Moon Knight was created by Doug Moench when writing Werewolf by Night, who thought it’d be neat to have the Werewolf battle Batman. He wasn’t available for use in a Marvel comic, so Moench provided a doppelganger, differentiating him just enough that readers would still get the joke while avoiding legal correspondence from DC. Something about Don Perlin’s design for the mercenary in white caught the attention of other creators, and he went on to guest star with the likes of Spider-Man and the Defenders. Most of these stories are of their 1970s era, and not anything anyone in the their right mind would consider paying up to £100 for in this format.
The star attraction is Bill Sienkiewicz, who takes over the art when Moench returns to launch Moon Knight in his own series. This requires pulling the character away from being Batman’s mirror image, which Moench does by establishing Moon Knight maintains three separate civilian identities with distinct personalities, only one of which has a mansion. The suggestion is made early that this involves a form of mental illness, and Moench eventually deals with that. Moon Knight is deliberately kept away from costumed criminals, Moench populating the plots with villains who’re more in line with the people James Bond would face, and for colour he supplies an eccentric supporting cast.
Sienkiewicz begins as an extremely talented newcomer able to approximate the graphic style and flowing grace of Neal Adams pages, a look many attempted, yet almost no-one else pulled off as successfully as Sienkiewicz managed when just out of his teens. It’ll be the work reprinted in any second Omnibus where Sienkiewicz took the leap into his own style, but the pointers are here, with the storytelling progressing throughout the book until the final few issues. These have slightly awkward art with Sienkiewicz letting go of his old methods without having developed the style that would define him. The sample spread combines pages from his first story and the last reprinted here. The second page especially shows the primitive colour in 1982 doing the art no favours.

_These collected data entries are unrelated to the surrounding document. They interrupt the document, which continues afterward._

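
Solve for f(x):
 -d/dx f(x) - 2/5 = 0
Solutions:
 f(x) = C1 - 2*x/5


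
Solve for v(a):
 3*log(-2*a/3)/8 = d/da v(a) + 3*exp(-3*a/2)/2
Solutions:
 v(a) = C1 + 3*a*log(-a)/8 + 3*a*(-log(3) - 1 + log(2))/8 + exp(-3*a/2)


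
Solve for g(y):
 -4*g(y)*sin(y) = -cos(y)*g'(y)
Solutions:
 g(y) = C1/cos(y)^4


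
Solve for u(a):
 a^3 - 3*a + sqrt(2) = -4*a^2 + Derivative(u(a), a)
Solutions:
 u(a) = C1 + a^4/4 + 4*a^3/3 - 3*a^2/2 + sqrt(2)*a


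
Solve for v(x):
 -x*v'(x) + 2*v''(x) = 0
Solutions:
 v(x) = C1 + C2*erfi(x/2)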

An ambition also characterises Moench’s writing, but it remains hit and miss. For every memorably quirky story, such as that of a bigoted assassin controlling rats, there’s something just ordinary, or over-extended, but when he hits the sweet spot, Moench is very good. The writing also veers between the almost poetic and lines causing a shudder, but Moench also excels at first page narrative captions that instantly grab the attention. “Life is seldom easy for the mysterious man called Moon Knight and it’s about to get a whole lot harder” is standard sensationalist waffle, but “five seasoned hit men are out for his blood” sure grabs the attention. And of course, there’s the bonus of those five hit men being defined by Sienkiewicz.
Ignore the early superhero outings and for the most part these are thoughtful crime stories, most of which still read well, and which are elevated by some amazing art. A choice of covers is provided, one by David Finch featuring just Moon Knight and the other Sienkiewicz’s cover for the first issue of Moon Knight’s solo series.